Climate and rainfall
The summer months are from October to March and temperatures can soar up to mid forty degrees celcius at midday. Night time temperatures are seldom below mid twenties celcius during the summer. Winter temperatures are hight twenties celcius at midday, and below ten degrees celcius at night and early mornings. Rainfall is during the summer months – September to April, but usually the rain only starts in December towards end February. Average rainfall is 450mm per year, and highest can be 650mm in the north west – Chobe area, with the Kalahari Gemsbok Park the driest at 250mm per year. Botswana is low lying and land locked by higher altitudes that separate it form the coast, about 600 km away.
The People of Botswana
The San Bushmen and the Khoi Hottentot were the earliest known inhabitants of Botswana. About thousand years ago, the other tribes moved southwards, possibly form the Cameroon region. The Batswana are the largest tribal group in the country, forming about fifty percent of the population. The Bakalang live mainly in the Francistown area, forming the second largest group in Botswana. The Ovaherero, are found in Maun and the Okavango Delta area.

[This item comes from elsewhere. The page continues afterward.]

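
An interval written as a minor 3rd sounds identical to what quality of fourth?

doubly diminished

A minor third spans 3 semitones.
A fourth spanning 3 semitones is doubly diminished (the perfect fourth is 5).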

Botswana Government and legal system
The government is based on the Westminster system, with an executive president as head of state and government. It has a multi party democracy and the constitution has remained almost intact since written in 1966. The president is elected for a term of five years by the National Assembly, after which he appoints his cabinet ministers. The House of Chiefs, which is represented mainly by the tribal chiefs, advises the National Assembly on matters concerning the tribes. The legal system can be divided into formal and customary law, the former being handled by the Magistrate’s court, the High court and the court of appeal. The high court is located in Lobatse. Customary court – also known as the “kgotla” may be seen in most towns – dealing mostly with informal and petty matters and the punishment here is mostly a verbal rebuke or a lashing.
In 1966, at Independence, this was one of the poorest countries in Africa. In 1967, the discovery of diamonds changed this dramatically. Botswana is a large producer of diamonds, making it possible to accumalate large foreign exchange reserves. Coal deposits were discovered near Palapye in 1973.Other minerals consist of a copper nickel mine at Selebi Pikwe and a soda ash plant at Sowa Pan. The beef industry is one of three main revenue earners in Botswana, the other being diamonds and tourism . Botswana is one of the prime tourist destinations in Africa, offering unspoilt wilderness. It follows a high-cost, low volume tourism policy and has put aside seventeen percent of it’s surface area for game reserves and national parks. Wildlife management areas comprise a further twenty two percent, totalling to a record thirty nine percent of Botswana being used for conservation purposes.
The national language is Setswana. English is the official language.
Each tribe speaks a different language.